Namun ia berpandangan, film itu tidak tepat untuk diproduksi. Terlebih insiden tersebut masih menjadi momok menakutkan bagi banyak warga Selandia Baru.

"Dalam pandangan saya, yang merupakan pandangan pribadi, rasanya terlalu cepat dan mentah untuk Selandia Baru," kata Ardern.

"Sementara ada begitu banyak cerita yang harus diceritakan di beberapa titik, saya tidak menganggap milik saya sebagai salah satunya. Itu harusnya adalah cerita komunitas, cerita keluarga," tambah dia.

Selain Ardern, rencana pembuatan film itu dikritik oleh publik Selandia Baru, terutama kalangan Muslim. Asosiasi Pemuda Islam Nasional membuat petisi agar produksi film dihentikan. Petisi itu sudah ditandatangani lebih dari 58 ribu orang.
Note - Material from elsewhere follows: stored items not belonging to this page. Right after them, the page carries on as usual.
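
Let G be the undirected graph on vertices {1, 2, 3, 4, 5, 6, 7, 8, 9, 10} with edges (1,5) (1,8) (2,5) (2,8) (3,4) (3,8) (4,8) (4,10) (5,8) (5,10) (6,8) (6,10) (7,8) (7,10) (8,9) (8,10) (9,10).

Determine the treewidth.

A width-2 tree decomposition is:
Bags: B1 = {5, 8, 10}  B2 = {6, 8, 10}  B3 = {7, 8, 10}  B4 = {4, 8, 10}  B5 = {2, 5, 8}  B6 = {1, 5, 8}  B7 = {8, 9, 10}  B8 = {3, 4, 8}
Tree: B1–B2, B2–B3, B1–B4, B1–B5, B5–B6, B1–B7, B4–B8
Each bag holds 3 vertices, so the decomposition has width 2, which upper-bounds the treewidth. Conversely, {4, 8, 10} is a clique of size 3, and the vertices of any clique must share a bag in every tree decomposition; so some bag has ≥ 3 vertices and tw(G) ≥ 2. Hence tw(G) = 2 exactly.

2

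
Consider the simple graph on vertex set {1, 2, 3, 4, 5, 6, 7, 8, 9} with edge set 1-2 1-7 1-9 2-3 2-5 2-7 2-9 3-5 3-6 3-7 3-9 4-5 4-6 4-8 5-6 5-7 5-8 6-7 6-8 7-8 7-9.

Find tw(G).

A width-3 tree decomposition is:
Bags: B1 = {5, 6, 7, 8}  B2 = {3, 5, 6, 7}  B3 = {2, 3, 5, 7}  B4 = {4, 5, 6, 8}  B5 = {2, 3, 7, 9}  B6 = {1, 2, 7, 9}
Tree: B1–B2, B2–B3, B1–B4, B3–B5, B5–B6
Each bag holds 4 vertices, so the decomposition has width 3, which upper-bounds the treewidth. On the other hand G contains the 4-clique {4, 5, 6, 8}. A clique must lie in a single bag of any decomposition, so no decomposition can have width below 3. Combining the bounds, tw(G) = 3.

3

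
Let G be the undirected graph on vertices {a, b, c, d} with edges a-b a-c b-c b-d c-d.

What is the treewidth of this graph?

2

A width-2 tree decomposition is:
Bags: B1 = {b, c, d}  B2 = {a, b, c}
Tree: B1–B2
Every bag has size at most 3, so the width is 3 − 1 = 2 and tw(G) ≤ 2. For the lower bound, the 3 vertices {b, c, d} are pairwise adjacent, and any tree decomposition puts a clique entirely inside one bag — forcing width ≥ 2. Hence tw(G) = 2 exactly.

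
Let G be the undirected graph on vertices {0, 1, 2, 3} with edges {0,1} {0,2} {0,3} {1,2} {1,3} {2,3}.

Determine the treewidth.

A width-3 tree decomposition is:
Bags: B1 = {0, 1, 2, 3}
Tree: (single bag)
With just one bag of size 4, the width is 4 − 1 = 3, so tw(G) ≤ 3. On the other hand G contains the 4-clique {0, 1, 2, 3}. A clique must lie in a single bag of any decomposition, so no decomposition can have width below 3. Therefore the treewidth is 3.

3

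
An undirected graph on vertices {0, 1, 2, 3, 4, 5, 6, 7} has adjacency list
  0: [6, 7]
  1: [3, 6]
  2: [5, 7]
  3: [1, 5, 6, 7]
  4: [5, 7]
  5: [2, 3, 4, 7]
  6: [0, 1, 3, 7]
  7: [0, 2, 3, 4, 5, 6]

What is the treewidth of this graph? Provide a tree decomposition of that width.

Treewidth 2.
Bags: B1 = {4, 5, 7}  B2 = {3, 5, 7}  B3 = {3, 6, 7}  B4 = {1, 3, 6}  B5 = {0, 6, 7}  B6 = {2, 5, 7}
Tree: B1–B2, B2–B3, B3–B4, B3–B5, B2–B6

The largest bag has 3 vertices, giving width 2; this decomposition certifies tw(G) ≤ 2. On the other hand G contains the 3-clique {1, 3, 6}. A clique must lie in a single bag of any decomposition, so no decomposition can have width below 2. The upper and lower bounds meet at 2, so that is the treewidth.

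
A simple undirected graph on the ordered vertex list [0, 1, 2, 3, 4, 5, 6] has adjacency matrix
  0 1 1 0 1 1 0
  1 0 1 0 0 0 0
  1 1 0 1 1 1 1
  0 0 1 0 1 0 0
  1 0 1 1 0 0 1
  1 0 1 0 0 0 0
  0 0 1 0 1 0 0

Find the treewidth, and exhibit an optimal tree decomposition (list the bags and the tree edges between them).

The largest bag has 3 vertices, giving width 2; this decomposition certifies tw(G) ≤ 2. On the other hand G contains the 3-clique {0, 1, 2}. A clique must lie in a single bag of any decomposition, so no decomposition can have width below 2. Therefore the treewidth is 2.

Treewidth 2.
One such decomposition:
Bags: B1 = {0, 2, 4}  B2 = {2, 4, 6}  B3 = {0, 1, 2}  B4 = {0, 2, 5}  B5 = {2, 3, 4}
Tree: B1–B2, B1–B3, B1–B4, B1–B5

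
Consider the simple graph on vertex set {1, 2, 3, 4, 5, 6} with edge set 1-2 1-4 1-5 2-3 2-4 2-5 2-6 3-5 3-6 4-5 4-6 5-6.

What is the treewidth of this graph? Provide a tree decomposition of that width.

Treewidth 3.
One such decomposition:
Bags: B1 = {2, 4, 5, 6}  B2 = {1, 2, 4, 5}  B3 = {2, 3, 5, 6}
Tree: B1–B2, B1–B3

Every bag has size at most 4, so the width is 4 − 1 = 3 and tw(G) ≤ 3. On the other hand G contains the 4-clique {2, 3, 5, 6}. A clique must lie in a single bag of any decomposition, so no decomposition can have width below 3. Combining the bounds, tw(G) = 3.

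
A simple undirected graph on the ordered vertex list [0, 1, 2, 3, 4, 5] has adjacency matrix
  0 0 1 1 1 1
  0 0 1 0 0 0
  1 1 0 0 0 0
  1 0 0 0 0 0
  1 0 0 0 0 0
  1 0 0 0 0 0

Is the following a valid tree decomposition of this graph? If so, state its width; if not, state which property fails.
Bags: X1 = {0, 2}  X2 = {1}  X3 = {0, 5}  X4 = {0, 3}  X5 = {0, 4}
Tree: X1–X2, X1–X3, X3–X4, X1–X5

A tree decomposition must satisfy three properties: every vertex lies in some bag; for every edge, both endpoints lie together in some bag; and for every vertex, the bags containing it form a connected subtree. Here edge (2,1) lies in no bag, so the decomposition is invalid.

No — edge (2,1) lies in no bag.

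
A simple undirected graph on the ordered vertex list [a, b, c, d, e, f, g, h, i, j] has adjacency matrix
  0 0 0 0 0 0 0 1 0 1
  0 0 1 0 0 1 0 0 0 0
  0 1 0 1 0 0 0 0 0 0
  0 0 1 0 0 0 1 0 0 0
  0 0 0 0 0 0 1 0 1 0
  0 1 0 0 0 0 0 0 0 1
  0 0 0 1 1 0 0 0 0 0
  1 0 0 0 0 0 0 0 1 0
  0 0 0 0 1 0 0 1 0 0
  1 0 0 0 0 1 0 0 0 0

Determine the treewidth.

2

A width-2 tree decomposition is:
Bags: B1 = {b, c, d}  B2 = {b, d, g}  B3 = {b, e, g}  B4 = {b, e, i}  B5 = {b, h, i}  B6 = {a, b, h}  B7 = {a, b, j}  B8 = {b, f, j}
Tree: B1–B2, B2–B3, B3–B4, B4–B5, B5–B6, B6–B7, B7–B8
Each bag holds 3 vertices, so the decomposition has width 2, which upper-bounds the treewidth. The edges b–c–d–g–e–i–h–a–j–f–b form a cycle, so G is not a tree and its treewidth is at least 2. Therefore the treewidth is 2.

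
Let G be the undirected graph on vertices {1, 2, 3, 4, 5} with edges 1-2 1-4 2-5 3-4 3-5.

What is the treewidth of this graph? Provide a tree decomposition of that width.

Treewidth 2.
One such decomposition:
Bags: B1 = {1, 2, 5}  B2 = {1, 4, 5}  B3 = {3, 4, 5}
Tree: B1–B2, B2–B3

The largest bag has 3 vertices, giving width 2; this decomposition certifies tw(G) ≤ 2. For the lower bound, G contains the cycle 5–2–1–4–3–5, so G is not a forest; only forests have treewidth ≤ 1, hence tw(G) ≥ 2. Hence tw(G) = 2 exactly.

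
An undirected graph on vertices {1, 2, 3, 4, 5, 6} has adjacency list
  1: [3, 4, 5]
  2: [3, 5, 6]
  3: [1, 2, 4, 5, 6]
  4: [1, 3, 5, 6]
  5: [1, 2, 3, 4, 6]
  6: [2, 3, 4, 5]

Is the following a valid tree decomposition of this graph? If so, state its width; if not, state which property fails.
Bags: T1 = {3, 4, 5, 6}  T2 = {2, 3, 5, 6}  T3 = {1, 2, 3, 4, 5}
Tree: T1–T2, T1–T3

A tree decomposition must satisfy three properties: every vertex lies in some bag; for every edge, both endpoints lie together in some bag; and for every vertex, the bags containing it form a connected subtree. Here bags containing vertex 2 are not connected in the tree, so the decomposition is invalid.

No — bags containing vertex 2 are not connected in the tree.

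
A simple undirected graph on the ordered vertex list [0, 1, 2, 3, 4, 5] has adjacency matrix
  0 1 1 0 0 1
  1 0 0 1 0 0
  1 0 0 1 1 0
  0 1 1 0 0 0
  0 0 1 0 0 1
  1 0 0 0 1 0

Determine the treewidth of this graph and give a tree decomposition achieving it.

The largest bag has 3 vertices, giving width 2; this decomposition certifies tw(G) ≤ 2. The edges 3–1–0–2–3 form a cycle, so G is not a tree and its treewidth is at least 2. Therefore the treewidth is 2.

Treewidth 2.
One optimal decomposition is:
Bags: B1 = {1, 2, 3}  B2 = {0, 1, 2}  B3 = {0, 2, 4}  B4 = {0, 4, 5}
Tree: B1–B2, B2–B3, B3–B4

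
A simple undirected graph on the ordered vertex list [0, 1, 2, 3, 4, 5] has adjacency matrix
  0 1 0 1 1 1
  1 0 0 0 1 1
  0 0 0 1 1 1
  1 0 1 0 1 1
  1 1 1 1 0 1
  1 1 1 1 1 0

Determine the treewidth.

A width-3 tree decomposition is:
Bags: B1 = {0, 3, 4, 5}  B2 = {0, 1, 4, 5}  B3 = {2, 3, 4, 5}
Tree: B1–B2, B1–B3
Every bag has size at most 4, so the width is 4 − 1 = 3 and tw(G) ≤ 3. Conversely, {0, 1, 4, 5} is a clique of size 4, and the vertices of any clique must share a bag in every tree decomposition; so some bag has ≥ 4 vertices and tw(G) ≥ 3. Combining the bounds, tw(G) = 3.

3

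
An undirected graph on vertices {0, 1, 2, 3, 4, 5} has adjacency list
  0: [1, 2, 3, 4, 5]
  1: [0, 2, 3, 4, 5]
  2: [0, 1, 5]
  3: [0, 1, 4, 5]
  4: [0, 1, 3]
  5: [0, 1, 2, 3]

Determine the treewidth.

3

A width-3 tree decomposition is:
Bags: B1 = {0, 1, 2, 5}  B2 = {0, 1, 3, 5}  B3 = {0, 1, 3, 4}
Tree: B1–B2, B2–B3
The largest bag has 4 vertices, giving width 3; this decomposition certifies tw(G) ≤ 3. For the lower bound, the 4 vertices {0, 1, 2, 5} are pairwise adjacent, and any tree decomposition puts a clique entirely inside one bag — forcing width ≥ 3. Hence tw(G) = 3 exactly.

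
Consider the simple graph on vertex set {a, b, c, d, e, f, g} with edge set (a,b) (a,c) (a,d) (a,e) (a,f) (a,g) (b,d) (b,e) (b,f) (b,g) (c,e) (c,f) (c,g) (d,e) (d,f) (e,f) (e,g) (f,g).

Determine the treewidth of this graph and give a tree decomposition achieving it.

The largest bag has 5 vertices, giving width 4; this decomposition certifies tw(G) ≤ 4. For the lower bound, the 5 vertices {a, c, e, f, g} are pairwise adjacent, and any tree decomposition puts a clique entirely inside one bag — forcing width ≥ 4. The upper and lower bounds meet at 4, so that is the treewidth.

Treewidth 4.
Bags: B1 = {a, b, d, e, f}  B2 = {a, b, e, f, g}  B3 = {a, c, e, f, g}
Tree: B1–B2, B2–B3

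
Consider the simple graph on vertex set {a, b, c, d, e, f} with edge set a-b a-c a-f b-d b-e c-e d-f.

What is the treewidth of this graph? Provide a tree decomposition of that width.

Treewidth 2.
Bags: B1 = {b, d, f}  B2 = {a, b, f}  B3 = {a, b, e}  B4 = {a, c, e}
Tree: B1–B2, B2–B3, B3–B4

Every bag has size at most 3, so the width is 3 − 1 = 2 and tw(G) ≤ 2. For the lower bound, G contains the cycle d–f–a–b–d, so G is not a forest; only forests have treewidth ≤ 1, hence tw(G) ≥ 2. Hence tw(G) = 2 exactly.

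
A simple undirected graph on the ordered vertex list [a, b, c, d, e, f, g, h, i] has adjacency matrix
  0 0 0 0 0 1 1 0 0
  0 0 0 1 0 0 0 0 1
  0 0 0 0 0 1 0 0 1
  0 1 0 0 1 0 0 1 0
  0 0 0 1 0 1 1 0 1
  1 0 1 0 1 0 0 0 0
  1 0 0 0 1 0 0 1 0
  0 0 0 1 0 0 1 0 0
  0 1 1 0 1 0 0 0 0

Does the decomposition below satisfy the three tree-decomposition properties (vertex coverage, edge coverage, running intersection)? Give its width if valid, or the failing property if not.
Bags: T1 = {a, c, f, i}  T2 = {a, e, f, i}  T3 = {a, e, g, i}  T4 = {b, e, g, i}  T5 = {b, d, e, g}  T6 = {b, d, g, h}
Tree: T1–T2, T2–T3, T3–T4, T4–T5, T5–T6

Vertex coverage: the bags together contain {a, b, c, d, e, f, g, h, i}, the full vertex set. Edge coverage: each edge of G has both endpoints in at least one bag. Running intersection: for every vertex, the bags containing it form a connected subtree. All three properties hold, so this is a valid tree decomposition of width max|bag| − 1 = 3, and hence tw(G) ≤ 3.

Yes; width 3.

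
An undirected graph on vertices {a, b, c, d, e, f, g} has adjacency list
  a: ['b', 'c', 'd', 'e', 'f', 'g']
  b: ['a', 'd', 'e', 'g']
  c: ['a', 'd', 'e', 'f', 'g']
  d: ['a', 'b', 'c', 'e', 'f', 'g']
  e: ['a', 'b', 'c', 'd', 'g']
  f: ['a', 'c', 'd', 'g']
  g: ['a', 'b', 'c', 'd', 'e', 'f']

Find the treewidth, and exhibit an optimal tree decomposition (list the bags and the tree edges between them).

Treewidth 4.
One optimal decomposition is:
Bags: B1 = {a, c, d, e, g}  B2 = {a, c, d, f, g}  B3 = {a, b, d, e, g}
Tree: B1–B2, B1–B3

Each bag holds 5 vertices, so the decomposition has width 4, which upper-bounds the treewidth. Conversely, {a, c, d, e, g} is a clique of size 5, and the vertices of any clique must share a bag in every tree decomposition; so some bag has ≥ 5 vertices and tw(G) ≥ 4. Combining the bounds, tw(G) = 4.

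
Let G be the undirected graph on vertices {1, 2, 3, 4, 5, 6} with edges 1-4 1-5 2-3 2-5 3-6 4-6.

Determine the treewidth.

2

A width-2 tree decomposition is:
Bags: B1 = {2, 3, 6}  B2 = {2, 4, 6}  B3 = {1, 2, 4}  B4 = {1, 2, 5}
Tree: B1–B2, B2–B3, B3–B4
Each bag holds 3 vertices, so the decomposition has width 2, which upper-bounds the treewidth. Since 2–3–6–4–1–5–2 is a cycle in G, G is not acyclic. Forests are exactly the graphs of treewidth ≤ 1, so tw(G) ≥ 2. Hence tw(G) = 2 exactly.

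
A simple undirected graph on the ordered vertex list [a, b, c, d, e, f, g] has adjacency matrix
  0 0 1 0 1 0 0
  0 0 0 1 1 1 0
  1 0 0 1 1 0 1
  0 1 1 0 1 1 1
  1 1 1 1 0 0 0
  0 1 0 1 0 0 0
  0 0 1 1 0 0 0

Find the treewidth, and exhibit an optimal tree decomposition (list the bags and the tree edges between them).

Treewidth 2.
One optimal decomposition is:
Bags: B1 = {c, d, g}  B2 = {c, d, e}  B3 = {a, c, e}  B4 = {b, d, e}  B5 = {b, d, f}
Tree: B1–B2, B2–B3, B2–B4, B4–B5

The largest bag has 3 vertices, giving width 2; this decomposition certifies tw(G) ≤ 2. On the other hand G contains the 3-clique {c, d, g}. A clique must lie in a single bag of any decomposition, so no decomposition can have width below 2. The upper and lower bounds meet at 2, so that is the treewidth.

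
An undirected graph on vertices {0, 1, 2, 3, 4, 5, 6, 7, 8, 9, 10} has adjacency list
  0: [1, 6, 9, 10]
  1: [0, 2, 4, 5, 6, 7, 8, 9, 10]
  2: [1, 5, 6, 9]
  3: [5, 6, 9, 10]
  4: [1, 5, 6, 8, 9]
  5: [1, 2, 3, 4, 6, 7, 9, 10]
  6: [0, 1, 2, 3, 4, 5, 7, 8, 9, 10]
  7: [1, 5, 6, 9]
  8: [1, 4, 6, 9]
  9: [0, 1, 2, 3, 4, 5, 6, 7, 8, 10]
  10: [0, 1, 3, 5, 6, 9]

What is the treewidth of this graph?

A width-4 tree decomposition is:
Bags: B1 = {1, 4, 6, 8, 9}  B2 = {1, 4, 5, 6, 9}  B3 = {1, 5, 6, 9, 10}  B4 = {0, 1, 6, 9, 10}  B5 = {3, 5, 6, 9, 10}  B6 = {1, 2, 5, 6, 9}  B7 = {1, 5, 6, 7, 9}
Tree: B1–B2, B2–B3, B3–B4, B3–B5, B2–B6, B6–B7
Each bag holds 5 vertices, so the decomposition has width 4, which upper-bounds the treewidth. For the lower bound, the 5 vertices {0, 1, 6, 9, 10} are pairwise adjacent, and any tree decomposition puts a clique entirely inside one bag — forcing width ≥ 4. Combining the bounds, tw(G) = 4.

4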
Asosiasi mengatakan, film itu telah mengesampingkan para korban dan penyintas. Sebaliknya, film justru memusatkan tanggapan seorang wanita kulit putih.

"Entitas dan individu tidak boleh berusaha untuk mengkomersialkan atau mengambil keuntungan dari tragedi yang menimpa komunitas kita, juga kekejaman seperti itu tidak boleh dibesar-besarkan," kata ketua asosiasi Haris Murtaza.

Penyair Muslim Mohamed Hassan mengatakan para pembuat film perlu fokus pada anggota komunitas yang menanggung beban serangan, bukan menggunakannya sebagai alat peraga dalam cerita yang menyenangkan tentang Ardern.

"Anda tidak bisa menceritakan kisah ini. Anda tidak bisa mengubah ini menjadi narasi White Savior. Ini bukan milik Anda," cuitnya.

Serangan di dua masjid Christchurch saat Sholat Jumat dilakukan seorang pria supremasi kulit putih. Serangan bersenjatanya menewaskan 51 orang dan melukai 40 lainnya.

Ardern mendapat pujian atas penanganan insiden tersebut, termasuk dengan mengenakan syal saat bertemu pelayat.